A renda dos trabalhadores nem de longe teve fôlego para acompanhar o salto nos lucros das empresas. Na verdade, sua variação sequer conseguiu acompanhar a escalada dos preços, resultando em perdas reais para as famílias. A massa de rendimentos do trabalho, que soma toda a remuneração recebida pelos trabalhadores em todos os tipos de ocupação, segundo dados do Instituto Brasileiro de Geografia e Estatística (IBGE), apresentou queda real de 1,8% (já descontada a inflação) entre o trimestre final de 2021 e igual período do ano anterior, recuando de R$ 233,570 bilhões para R$ 229,394 bilhões (uma perda de R$ 4,176 bilhões). O Banco Central (BC) estima regulamente a chamada massa salarial ampliada disponível, que soma aos salários as aposentadorias e pensões da Previdência e benefícios sociais (Bolsa Família, Auxílio Brasil e benefícios específicos a idosos e a pessoas com alguma deficiência) e deduz os recolhimentos ao Imposto de Renda e contribuições pagas à mesma Previdência. Em valores nominais acumulados em 12 meses até dezembro de cada ano, a massa ampliada registrou elevação de apenas 7,93% ao passar de R$ 3,297 trilhões para R$ 3,559 trilhões entre 2020 e 2021. Descontada a inflação, registrou-se perda próxima a 1,9%.

Balanço

  • Os resultados refletem um aumento mais significativo das receitas operacionais líquidas quando comparadas aos custos dos produtos vendidos e mais uma série de ajustes nas despesas operacionais, que avançaram num ritmo inferior ao da inflação, demonstrando queda em termos reais. As receitas somadas daquelas empresas avançaram de R$ 1,976 trilhão para R$ 2,613 trilhões, em alta de 32,2%.
  • Os custos dos produtos vendidos, que inclui despesas com matérias primas e insumos, fornecedores, fretes e pessoal, entre outros gastos, apresentaram variação menos intensa, subindo 30,6% entre aqueles dois exercícios ao avançarem de R$ 1,447 trilhão para R$ 1,890 trilhão. As despesas operacionais pontaram variação de apenas 6,3% no período, avançando de R$ 298,260 bilhões para R$ 316,989 bilhões.
  • A inflação acumulada nos 12 meses do ano passado, apenas como lembrete, atingiu 10,06%, o que pressupõe uma queda real em torno de 3,4% para aquelas despesas, o que deve ter exigido certa “ginástica” das empresas num momento de forte alta de custos especialmente na indústria.
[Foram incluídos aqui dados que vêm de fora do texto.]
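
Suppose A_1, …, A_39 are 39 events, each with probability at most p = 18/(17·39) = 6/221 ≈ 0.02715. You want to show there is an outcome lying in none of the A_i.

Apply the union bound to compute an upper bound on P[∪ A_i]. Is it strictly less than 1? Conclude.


Union bound: P[∪_{i=1}^{39} A_i] ≤ Σ_i P[A_i] ≤ 39·p = 39·(6/221) = 18/17.
Numerically: 18/17 ≈ 1.05882.
Is 18/17 < 1? NO.
Since the bound 18/17 is ≥ 1, the union bound is uninformative here; it does NOT by itself certify existence.

39·p = 18/17 ≈ 1.05882; existence NOT certified by the union bound.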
  • As empresas de capital aberto foram favorecidas por uma redução de 17,9% nas despesas financeiras líquidas (ou seja, descontadas as receitas financeiras). A conta baixou de R$ 128,117 bilhões para R$ 103,514 bilhões. A redução nesse tipo de despesa ocorreu a despeito de aumentos de 21,5% no saldo da dívida bruta das empresas e de 28,7% na dívida líquida, descontados os recursos acumulados no caixa das empresas. A dívida bruta passou de R$ 1,124 trilhão em 2020 para R$ 1,366 trilhão no ano passado, enquanto a dívida líquida avançou de R$ 640,824 bilhões para R$ 824,456 bilhões.
  • No mesmo período, o caixa líquido das empresas abertas experimentou avanço mais modesto, na faixa de 12,1%, saindo de R$ 483,249 bilhões para R$ 541,759 bilhões.
  • Incluindo empresas financeiras, Petrobrás e Vale, somando 328 empresas no total, o lucro líquido atingiu R$ 562,930 bilhões no ano passado, saltando 204,99% diante de R$ 184,575 bilhões em 2020. Vale e Petrobrás alcançaram lucros recordes no ano passado, favorecidas pela alta nos preços do minério de ferro, no primeiro caso, e nas cotações do petróleo e seus derivados, no segundo. O lucro da Vale aumentou 4,5 vezes, subindo de R$ 26,713 bilhões para R$ 121,228 bilhões.
  • No caso da Petrobrás, o resultado líquido disparou, num salto de nada menos do que 1.400,7% entre um exercício fiscal e o seguinte. Em valores nominais, o lucro engordou de R$ 7,108 bilhões para R$ 106,668 bilhões. Somadas, Vale e Petrobrás responderam por 40,48% do lucro de todas as 328 empresas acompanhadas pela consultoria, mas tiveram contribuição de 51,29% para o crescimento dos resultados líquidos somados de todas aquelas companhias.